If there is no threat you should begin by letting your boss know you have their best interest in mind, says Grenny. "This shows your purpose is not to question their authority but to do the right thing." Likewise, it is important to explain to them why you won’t participate in unethical practices and what consequence you see as a result of the company’s bad behavior.

Dialogue
If your boss is willing to discuss the matter with you, have the conversation so you can make sure you understand their perspective and potentially find an alternate solution, suggests Grenny.

Taking it to your immediate supervisor to start shows your respect for the chain of command, he adds, but if that person refuses to talk about it, talk to their supervisor or suggest that the three of you meet together.

Human Resources Should Play a Role, Too
University of New Haven’s chair of the industrial psychology department Stuart Sidle, says that a whistleblower is commonly reporting to company officials or regulatory bodies who can influence the situation and Snowden’s leak might better be defined as activism considering his approach and alleged agenda. For the average company HR department Sidle says grievance policies are important, but it is essential that companies clearly define "whistleblower" and show how it is different from activism for the social good.

Then it’s helpful to provide options for those who may feel threatened by the standard options for reporting—like if the HR manager is the source of the unethical behavior—he explains.
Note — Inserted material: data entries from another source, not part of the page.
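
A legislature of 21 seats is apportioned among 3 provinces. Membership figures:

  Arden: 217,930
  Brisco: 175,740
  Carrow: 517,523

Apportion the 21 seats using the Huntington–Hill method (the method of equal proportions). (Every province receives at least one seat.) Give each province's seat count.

With divisor 43240: modified quotas Arden 5.040, Brisco 4.064, Carrow 11.969.
Geometric-mean thresholds: Arden √(5·6)=5.477, Brisco √(4·5)=4.472, Carrow √(11·12)=11.489.
Each quota rounded against its threshold gives Arden 5, Brisco 4, Carrow 12 (total 21).

Arden: 5, Brisco: 4, Carrow: 12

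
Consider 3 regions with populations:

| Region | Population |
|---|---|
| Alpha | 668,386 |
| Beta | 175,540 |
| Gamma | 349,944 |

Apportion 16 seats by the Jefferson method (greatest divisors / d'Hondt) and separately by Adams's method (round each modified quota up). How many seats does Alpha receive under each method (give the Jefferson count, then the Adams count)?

9 and 8

Jefferson: Alpha 9, Beta 2, Gamma 5.
Adams: Alpha 8, Beta 3, Gamma 5.
Alpha gets 9 under Jefferson and 8 under Adams.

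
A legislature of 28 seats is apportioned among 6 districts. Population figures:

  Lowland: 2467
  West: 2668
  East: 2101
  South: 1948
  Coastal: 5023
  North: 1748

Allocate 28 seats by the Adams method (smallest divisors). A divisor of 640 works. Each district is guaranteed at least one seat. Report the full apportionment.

With modified divisor 640: modified quotas Lowland 3.855, West 4.169, East 3.283, South 3.044, Coastal 7.848, North 2.731.
Rounding up: Lowland 4, West 5, East 4, South 4, Coastal 8, North 3 (total 28).

Lowland: 4; West: 5; East: 4; South: 4; Coastal: 8; North: 3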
Once a policy is in place, staffers need to feel like they won’t be labeled psychopaths if they report a grievance. "If serious complaints are quickly explained off as just the rantings of a mentally unstable employee, then the employee and all company stakeholders should question the hiring practices at the company," Sidle says.

Whatever becomes of Snowden (we’ll keep you posted) whistleblowing remains a workplace conundrum. "On the positive side, people on the ground have the best opportunity to see problems and effect change," notes Thornton, "On the negative side, many people have an axe to grind, have strong political convictions that may be contrary to the populace, or just want to torch someone on the way out." Finally, he cautions, "Courts rarely side with whistleblowers, despite considerable legal changes to aid the ethical ones."